When directory lookups are O(n) (UFS/EXT2/etc) then an application
hash can drop the time by doing something like the above with
something like 3*O(n/(36*36))  (well, assuming you have a nice
hash that is 36 (0-9,A-Z) for the first and second character
of the name and that the names are evenly distributed)

That is a big win.  However, if the lookup is more like O(log2 n)
(btree) the 3x factor starts to become the primary factor.
(Especially since there is some fixed overhead in any directory
lookup which is being "ignored" in the O(n) case for large n
as the O(n) is significantly greater than the fixed overhead.
Once you get to O(log2 n) the fixed overhead becomes a more
significant factor)

How close a filesystem can get to O(log2 n) is still a complex
question due to performance considerations during file creation
and deletion.  (Those operations become more expensive as you
try to keep b-tree structures balanced vs simple linear lists or
hash lists)

There are other reasons applications may wish to implement a
form of "hash" themselves.  For example, a mail server needs
to "scan" the mail queue to find work it needs to do.  In the
simplistic case this could significantly impact either memory
performance or system throughput due to cache thrash if you
scan a single very large directory or do the scan in parts.
This is, to some extent, outside the direct details of the
filesystem except for what the cost is of enumerating the
files within a directory.  For example, the Amiga FFS
filesystem had a physical disk block per directory entry.  Thus,
the directory itself was one block and any entries in that directory
were their own blocks.  This made file access very deterministic and
very fast (a very good hashing mechanism helped, along with caches)
but caused extra disk operations in order to list all of the files
in a directory.  (You had to read a block for each file just to get
the file names)  Thus, you could have a directory such as a "/bin"
that had thousands of files in it and have no noticable impact on
the speed of command execution but enumerating (ls /bin) such
a large directory was significantly slower than on filesystems
that have linear access.  Thus, the tradeoff that was used was
that access to files was seen more important (most common case?)
than enumeration of the files.  (This was later addressed by adding
directory cache that contained the information needed for
the enumeration, thus giving linear directory performance for
enumeration while still providing full speed file access at the
cost of slightly slower create and delete performance)

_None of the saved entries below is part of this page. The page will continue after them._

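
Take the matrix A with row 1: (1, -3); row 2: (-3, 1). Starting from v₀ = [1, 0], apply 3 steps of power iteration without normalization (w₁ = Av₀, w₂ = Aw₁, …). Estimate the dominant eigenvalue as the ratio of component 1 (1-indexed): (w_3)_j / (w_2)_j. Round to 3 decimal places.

w1 = Av₀ = (1, -3)
w2 = Aw1 = (10, -6)
w3 = Aw2 = (28, -36)
Ratio at component: 28 / 10 = 2.800

2.800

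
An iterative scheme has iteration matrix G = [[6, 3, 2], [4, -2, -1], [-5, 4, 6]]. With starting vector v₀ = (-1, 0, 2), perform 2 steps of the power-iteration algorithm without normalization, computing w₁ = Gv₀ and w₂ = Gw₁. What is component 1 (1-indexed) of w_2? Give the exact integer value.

4

w1 = Gv₀ = (6·(-1) + 3·0 + 2·2; 4·(-1) + (-2)·0 + (-1)·2; (-5)·(-1) + 4·0 + 6·2) = (-2, -6, 17)
w2 = Gw1 = (6·(-2) + 3·(-6) + 2·17; 4·(-2) + (-2)·(-6) + (-1)·17; (-5)·(-2) + 4·(-6) + 6·17) = (4, -13, 88)
The requested component of w2 is 4.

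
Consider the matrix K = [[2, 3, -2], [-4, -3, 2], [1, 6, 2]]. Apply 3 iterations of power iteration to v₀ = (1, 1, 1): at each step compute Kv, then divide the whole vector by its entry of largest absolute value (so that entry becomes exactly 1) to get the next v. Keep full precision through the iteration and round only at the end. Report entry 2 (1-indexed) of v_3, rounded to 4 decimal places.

0.3333

Kv0 = (3.00000, -5.00000, 9.00000); divide by 9.00000 → v1 = (0.33333, -0.55556, 1.00000)
Kv1 = (-3.00000, 2.33333, -1.00000); divide by -3.00000 → v2 = (1.00000, -0.77778, 0.33333)
Kv2 = (-1.00000, -1.00000, -3.00000); divide by -3.00000 → v3 = (0.33333, 0.33333, 1.00000)
Requested entry of v3: 27/81 = 0.3333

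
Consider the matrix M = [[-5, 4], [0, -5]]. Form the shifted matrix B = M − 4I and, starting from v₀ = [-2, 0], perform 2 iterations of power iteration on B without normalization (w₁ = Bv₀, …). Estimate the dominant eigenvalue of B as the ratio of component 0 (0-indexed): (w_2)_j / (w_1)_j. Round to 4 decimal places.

-9.0000

B = M − 4I has rows (-9, 4); (0, -9)
w1 = Bv₀ = ((-9)·(-2) + 4·0; 0·(-2) + (-9)·0) = (18, 0)
w2 = Bw1 = ((-9)·18 + 4·0; 0·18 + (-9)·0) = (-162, 0)
Ratio: -162/18 = -9.0000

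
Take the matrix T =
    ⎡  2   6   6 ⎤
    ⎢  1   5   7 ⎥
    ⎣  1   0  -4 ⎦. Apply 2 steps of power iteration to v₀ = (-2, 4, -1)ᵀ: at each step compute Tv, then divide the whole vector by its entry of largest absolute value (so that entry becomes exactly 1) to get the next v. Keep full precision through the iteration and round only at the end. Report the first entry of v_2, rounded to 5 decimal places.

Tv0 = (14.000000, 11.000000, 2.000000); divide by 14.000000 → v1 = (1.000000, 0.785714, 0.142857)
Tv1 = (7.571429, 5.928571, 0.428571); divide by 7.571429 → v2 = (1.000000, 0.783019, 0.056604)
Requested entry of v2: 106/106 = 1.00000

1.00000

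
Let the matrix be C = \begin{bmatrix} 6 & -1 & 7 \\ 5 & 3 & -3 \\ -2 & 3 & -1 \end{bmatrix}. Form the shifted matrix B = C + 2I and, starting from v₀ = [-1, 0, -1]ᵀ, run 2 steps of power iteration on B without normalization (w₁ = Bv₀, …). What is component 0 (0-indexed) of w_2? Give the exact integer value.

-111

B = C + 2I has rows (8, -1, 7); (5, 5, -3); (-2, 3, 1)
w1 = Bv₀ = (8·(-1) + (-1)·0 + 7·(-1); 5·(-1) + 5·0 + (-3)·(-1); (-2)·(-1) + 3·0 + 1·(-1)) = (-15, -2, 1)
w2 = Bw1 = (8·(-15) + (-1)·(-2) + 7·1; 5·(-15) + 5·(-2) + (-3)·1; (-2)·(-15) + 3·(-2) + 1·1) = (-111, -88, 25)
Requested component of w2: -111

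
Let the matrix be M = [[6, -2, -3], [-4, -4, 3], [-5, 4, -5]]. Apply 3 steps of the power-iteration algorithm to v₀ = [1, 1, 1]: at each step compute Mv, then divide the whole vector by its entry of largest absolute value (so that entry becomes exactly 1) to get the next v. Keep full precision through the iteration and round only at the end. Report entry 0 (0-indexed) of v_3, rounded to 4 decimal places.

Mv0 = (1.00000, -5.00000, -6.00000); divide by -6.00000 → v1 = (-0.16667, 0.83333, 1.00000)
Mv1 = (-5.66667, 0.33333, -0.83333); divide by -5.66667 → v2 = (1.00000, -0.05882, 0.14706)
Mv2 = (5.67647, -3.32353, -5.97059); divide by -5.97059 → v3 = (-0.95074, 0.55665, 1.00000)
Requested entry of v3: 193/-203 = -0.9507

-0.9507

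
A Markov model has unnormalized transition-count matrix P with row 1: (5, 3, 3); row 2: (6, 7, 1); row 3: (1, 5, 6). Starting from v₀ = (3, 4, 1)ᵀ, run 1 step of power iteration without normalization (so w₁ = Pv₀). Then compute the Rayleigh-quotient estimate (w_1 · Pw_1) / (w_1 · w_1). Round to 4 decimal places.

w1 = Pv₀ = (30, 47, 29)
Pw1 = (378, 538, 439)
w1·Pw1 = 30·378 + 47·538 + 29·439 = 49357; w1·w1 = 30·30 + 47·47 + 29·29 = 3950
λ ≈ 49357/3950 = 12.4954

λ ≈ 12.4954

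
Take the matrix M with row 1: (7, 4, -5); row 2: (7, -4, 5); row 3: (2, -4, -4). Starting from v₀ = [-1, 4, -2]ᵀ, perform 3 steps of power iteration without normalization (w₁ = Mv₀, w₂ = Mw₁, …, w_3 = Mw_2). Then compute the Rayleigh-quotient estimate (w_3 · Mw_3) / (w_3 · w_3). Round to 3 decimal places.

λ ≈ -3.570

w1 = Mv₀ = (7·(-1) + 4·4 + (-5)·(-2); 7·(-1) + (-4)·4 + 5·(-2); 2·(-1) + (-4)·4 + (-4)·(-2)) = (19, -33, -10)
w2 = Mw1 = (7·19 + 4·(-33) + (-5)·(-10); 7·19 + (-4)·(-33) + 5·(-10); 2·19 + (-4)·(-33) + (-4)·(-10)) = (51, 215, 210)
w3 = Mw2 = (167, 547, -1598)
Mw3 = (11347, -9009, 4538)
w3·Mw3 = 167·11347 + 547·(-9009) + (-1598)·4538 = -10284698; w3·w3 = 167·167 + 547·547 + (-1598)·(-1598) = 2880702
λ ≈ -10284698/2880702 = -3.570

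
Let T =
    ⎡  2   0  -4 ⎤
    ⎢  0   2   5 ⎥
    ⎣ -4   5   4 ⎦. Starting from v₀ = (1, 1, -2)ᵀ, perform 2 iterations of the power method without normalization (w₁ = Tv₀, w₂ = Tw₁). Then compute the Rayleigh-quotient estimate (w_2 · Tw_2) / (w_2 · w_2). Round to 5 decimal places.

9.23520

w1 = Tv₀ = (2·1 + 0·1 + (-4)·(-2); 0·1 + 2·1 + 5·(-2); (-4)·1 + 5·1 + 4·(-2)) = (10, -8, -7)
w2 = Tw1 = (2·10 + 0·(-8) + (-4)·(-7); 0·10 + 2·(-8) + 5·(-7); (-4)·10 + 5·(-8) + 4·(-7)) = (48, -51, -108)
Tw2 = (528, -642, -879)
w2·Tw2 = 48·528 + (-51)·(-642) + (-108)·(-879) = 153018; w2·w2 = 48·48 + (-51)·(-51) + (-108)·(-108) = 16569
λ ≈ 153018/16569 = 9.23520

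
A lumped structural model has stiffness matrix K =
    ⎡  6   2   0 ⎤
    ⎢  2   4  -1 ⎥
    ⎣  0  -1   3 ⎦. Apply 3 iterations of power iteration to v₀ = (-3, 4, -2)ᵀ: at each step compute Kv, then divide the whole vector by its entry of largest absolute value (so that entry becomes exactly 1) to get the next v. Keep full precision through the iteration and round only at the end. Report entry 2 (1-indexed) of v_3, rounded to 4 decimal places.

-0.7439

Kv0 = (-10.00000, 12.00000, -10.00000); divide by 12.00000 → v1 = (-0.83333, 1.00000, -0.83333)
Kv1 = (-3.00000, 3.16667, -3.50000); divide by -3.50000 → v2 = (0.85714, -0.90476, 1.00000)
Kv2 = (3.33333, -2.90476, 3.90476); divide by 3.90476 → v3 = (0.85366, -0.74390, 1.00000)
Requested entry of v3: 122/-164 = -0.7439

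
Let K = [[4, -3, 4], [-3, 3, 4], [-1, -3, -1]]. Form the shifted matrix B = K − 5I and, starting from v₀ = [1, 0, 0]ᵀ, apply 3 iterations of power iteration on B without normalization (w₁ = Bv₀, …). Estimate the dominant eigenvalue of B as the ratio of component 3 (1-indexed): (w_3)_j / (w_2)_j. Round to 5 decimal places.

-7.31250

B = K − 5I has rows (-1, -3, 4); (-3, -2, 4); (-1, -3, -6)
w1 = Bv₀ = (-1, -3, -1)
w2 = Bw1 = (6, 5, 16)
w3 = Bw2 = (43, 36, -117)
Ratio: -117/16 = -7.31250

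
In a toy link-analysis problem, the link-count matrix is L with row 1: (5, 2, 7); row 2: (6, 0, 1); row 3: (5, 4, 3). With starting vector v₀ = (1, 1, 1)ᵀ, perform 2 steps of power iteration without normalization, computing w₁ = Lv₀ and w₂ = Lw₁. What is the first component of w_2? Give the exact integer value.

w1 = Lv₀ = (5·1 + 2·1 + 7·1; 6·1 + 0·1 + 1·1; 5·1 + 4·1 + 3·1) = (14, 7, 12)
w2 = Lw1 = (5·14 + 2·7 + 7·12; 6·14 + 0·7 + 1·12; 5·14 + 4·7 + 3·12) = (168, 96, 134)
The requested component of w2 is 168.

168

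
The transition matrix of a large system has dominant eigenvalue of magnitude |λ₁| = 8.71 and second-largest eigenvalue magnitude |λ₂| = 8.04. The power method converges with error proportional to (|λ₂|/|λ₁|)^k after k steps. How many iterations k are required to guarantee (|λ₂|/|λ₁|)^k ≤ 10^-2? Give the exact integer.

|λ₂/λ₁| = 8.04/8.71 = 0.92308
Need k ≥ ln(10^-2) / ln(0.92308) = -4.6052 / -0.0800 ≈ 57.534
Smallest integer k satisfying the bound: 58

58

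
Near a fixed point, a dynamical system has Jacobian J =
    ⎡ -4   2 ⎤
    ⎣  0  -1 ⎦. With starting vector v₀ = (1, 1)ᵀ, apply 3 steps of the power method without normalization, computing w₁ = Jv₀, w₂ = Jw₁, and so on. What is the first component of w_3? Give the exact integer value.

-22

w1 = Jv₀ = (-2, -1)
w2 = Jw1 = (6, 1)
w3 = Jw2 = (-22, -1)
The requested component of w3 is -22.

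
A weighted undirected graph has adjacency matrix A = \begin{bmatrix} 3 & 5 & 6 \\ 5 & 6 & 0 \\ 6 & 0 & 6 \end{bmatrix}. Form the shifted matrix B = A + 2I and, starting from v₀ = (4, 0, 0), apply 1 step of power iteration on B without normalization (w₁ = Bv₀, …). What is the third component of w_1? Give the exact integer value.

24

B = A + 2I has rows (5, 5, 6); (5, 8, 0); (6, 0, 8)
w1 = Bv₀ = (5·4 + 5·0 + 6·0; 5·4 + 8·0 + 0·0; 6·4 + 0·0 + 8·0) = (20, 20, 24)
Requested component of w1: 24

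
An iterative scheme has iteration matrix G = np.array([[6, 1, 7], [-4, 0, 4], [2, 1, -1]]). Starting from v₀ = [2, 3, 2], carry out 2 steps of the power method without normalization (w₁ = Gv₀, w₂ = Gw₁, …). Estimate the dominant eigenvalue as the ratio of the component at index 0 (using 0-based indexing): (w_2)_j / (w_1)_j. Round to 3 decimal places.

w1 = Gv₀ = (29, 0, 5)
w2 = Gw1 = (209, -96, 53)
Ratio at component: 209 / 29 = 7.207

λ ≈ 7.207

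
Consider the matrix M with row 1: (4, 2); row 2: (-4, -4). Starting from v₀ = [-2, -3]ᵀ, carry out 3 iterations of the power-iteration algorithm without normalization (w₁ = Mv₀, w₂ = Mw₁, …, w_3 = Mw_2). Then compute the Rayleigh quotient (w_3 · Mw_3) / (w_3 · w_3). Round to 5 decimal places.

-0.42953

w1 = Mv₀ = (-14, 20)
w2 = Mw1 = (-16, -24)
w3 = Mw2 = (-112, 160)
Mw3 = (-128, -192)
w3·Mw3 = (-112)·(-128) + 160·(-192) = -16384; w3·w3 = (-112)·(-112) + 160·160 = 38144
λ ≈ -16384/38144 = -0.42953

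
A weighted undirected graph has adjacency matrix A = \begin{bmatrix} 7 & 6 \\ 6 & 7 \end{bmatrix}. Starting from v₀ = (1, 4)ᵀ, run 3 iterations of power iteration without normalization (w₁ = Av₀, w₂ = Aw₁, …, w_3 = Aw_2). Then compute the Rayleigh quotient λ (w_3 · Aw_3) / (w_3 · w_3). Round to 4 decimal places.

w1 = Av₀ = (7·1 + 6·4; 6·1 + 7·4) = (31, 34)
w2 = Aw1 = (7·31 + 6·34; 6·31 + 7·34) = (421, 424)
w3 = Aw2 = (5491, 5494)
Aw3 = (71401, 71404)
w3·Aw3 = 5491·71401 + 5494·71404 = 784356467; w3·w3 = 5491·5491 + 5494·5494 = 60335117
λ ≈ 784356467/60335117 = 13.0000

λ ≈ 13.0000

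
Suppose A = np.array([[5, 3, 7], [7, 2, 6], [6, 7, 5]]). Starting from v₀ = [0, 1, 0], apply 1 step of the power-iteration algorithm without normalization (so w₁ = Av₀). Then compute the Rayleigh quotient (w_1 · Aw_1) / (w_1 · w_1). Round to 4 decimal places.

w1 = Av₀ = (5·0 + 3·1 + 7·0; 7·0 + 2·1 + 6·0; 6·0 + 7·1 + 5·0) = (3, 2, 7)
Aw1 = (70, 67, 67)
w1·Aw1 = 3·70 + 2·67 + 7·67 = 813; w1·w1 = 3·3 + 2·2 + 7·7 = 62
λ ≈ 813/62 = 13.1129

λ ≈ 13.1129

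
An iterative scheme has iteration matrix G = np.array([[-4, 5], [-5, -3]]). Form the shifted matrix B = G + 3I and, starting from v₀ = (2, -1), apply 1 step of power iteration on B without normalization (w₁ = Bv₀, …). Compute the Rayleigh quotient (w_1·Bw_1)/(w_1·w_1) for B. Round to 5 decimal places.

-0.32886

B = G + 3I has rows (-1, 5); (-5, 0)
w1 = Bv₀ = ((-1)·2 + 5·(-1); (-5)·2 + 0·(-1)) = (-7, -10)
Bw1 = (-43, 35)
w1·Bw1 = -49; w1·w1 = 149; μ ≈ -49/149 = -0.32886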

Is the solution used by Venema good? Why? On XFS?

I have not studied the code to see what the performance considerations would be. However, I would say that the mechanism described can be a significant win with many files on any traditional filesystem. (thousands of files level). The point at which more advanced filesystems such as XFS or JFS may show significant gains depends on the behavior of the code. From my tests of XFS scaling performance (this was with many home directories), XFS scales to at least two orders of magnitude more entries than UFS (did not have large enough systems to try more) but in very few entries, the slightly higher overhead of XFS showed UFS slightly faster. (However, in the low numbers case, both were faster than the system needed or even could handle as far as delivering data to the clients - the only cases that we cared about were when performance became an issue and XFS scaled much better than UFS - and not just in directory entried)

    How many files are necessary to produce this effect? 100, 1000, 10000,
100000, 1000000?

Sounds like an interesting test should be made of this. I should compile a kernel with as many R/W filesystems as possible and see if I can do some benchmarks to compare them for this type of access pattern. (Or maybe someone has?)

--
Michael Sinz -- Director, Systems Engineering -- Worldgate Communications
A master's secrets are only as good as
        the master's ability to explain them to others.